Nixon drunkenly threatens nuclear war
And, finally, there’s a prime example of what might have been. As the past incidents have shown, alcohol and power don’t always go well together. They’re an especially bad combination when the drinker in question holds the most powerful position on the planet and is capable of starting a nuclear war. According to several of his biographers, President Richard Nixon came close to nuking his enemies in a drunken rage. Thankfully, his aides were wise to his booze-fueled moods and all-out war was averted.
Henry Kissinger, a key figure in Nixon’s White House, long ago revealed that his boss at the time was partial to heavy liquor. Moreover, the President also had a tendency to overreact. “If the President had his way, there would be a nuclear war every week,” Kissinger famously recalled. In one infamous incident in 1969, North Korea shot down an American spy plane. Nixon, fueled by alcohol, summoned the Joint Chiefs. He ordered them to draw up a list of possible targets for a nuclear bomb. Kissinger, who was asked to relay the message, urged the Joint Chiefs to stall. The tactic worked. The morning after, Nixon had sobered up and calmed down.
But this was by no means a lone incident.
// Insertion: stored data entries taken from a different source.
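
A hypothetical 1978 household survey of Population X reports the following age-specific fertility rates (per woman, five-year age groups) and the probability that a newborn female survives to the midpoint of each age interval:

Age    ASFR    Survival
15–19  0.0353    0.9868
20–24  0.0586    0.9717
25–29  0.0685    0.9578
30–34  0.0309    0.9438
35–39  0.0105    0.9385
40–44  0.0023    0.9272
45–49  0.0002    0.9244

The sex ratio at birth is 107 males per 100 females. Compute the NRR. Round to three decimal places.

Proportion female at birth = 100 / (100 + 107) = 0.48309.
Weighting each age-specific rate by interval width and survival:
  15–19: 5 × 0.0353 × 0.9868 = 0.17417
  20–24: 5 × 0.0586 × 0.9717 = 0.28471
  25–29: 5 × 0.0685 × 0.9578 = 0.32805
  30–34: 5 × 0.0309 × 0.9438 = 0.14582
  35–39: 5 × 0.0105 × 0.9385 = 0.04927
  40–44: 5 × 0.0023 × 0.9272 = 0.01066
  45–49: 5 × 0.0002 × 0.9244 = 0.00092
Sum = 0.99360
NRR = 0.48309 × 0.99360 = 0.48000
With NRR below 1 the population is below replacement fertility.

0.480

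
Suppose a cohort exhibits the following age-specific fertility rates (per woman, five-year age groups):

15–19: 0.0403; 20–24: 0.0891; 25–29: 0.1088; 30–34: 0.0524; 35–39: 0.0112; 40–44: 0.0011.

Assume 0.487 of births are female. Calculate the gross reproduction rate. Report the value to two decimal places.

0.74

Proportion female at birth = 0.487.
Sum of ASFRs = 0.0403 + 0.0891 + 0.1088 + 0.0524 + 0.0112 + 0.0011 = 0.3029
TFR = 5 × 0.3029 = 1.5145
GRR = 0.487 × 1.5145 = 0.73756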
When he was drunk, Nixon would regularly get aggressive and seek to use the full extent of his powers as Commander-in-Chief. On one occasion, even a conversation about Cambodia led him to get on his phone and demand the Asian country be bombed. Nixon’s staff became even more worried as his Presidency wore on. As their boss became depressed and withdrawn, there were fears that he would reach for the big red button.
Tellingly, in his memoirs, Nixon’s Defense Secretary James Schlesinger revealed that he ordered all military commanders to question any nuclear launch order that came from the President himself. Nixon’s increasing dependence on alcohol was the prime reason for such extreme caution. In the end, Nixon was forced out of office as a result of the Watergate scandal. As a nice footnote to history, in his final hours as President, he was barred from carrying the nation’s nuclear launch codes. Instead, they remained safe in the White House while he boarded a chopper out of DC.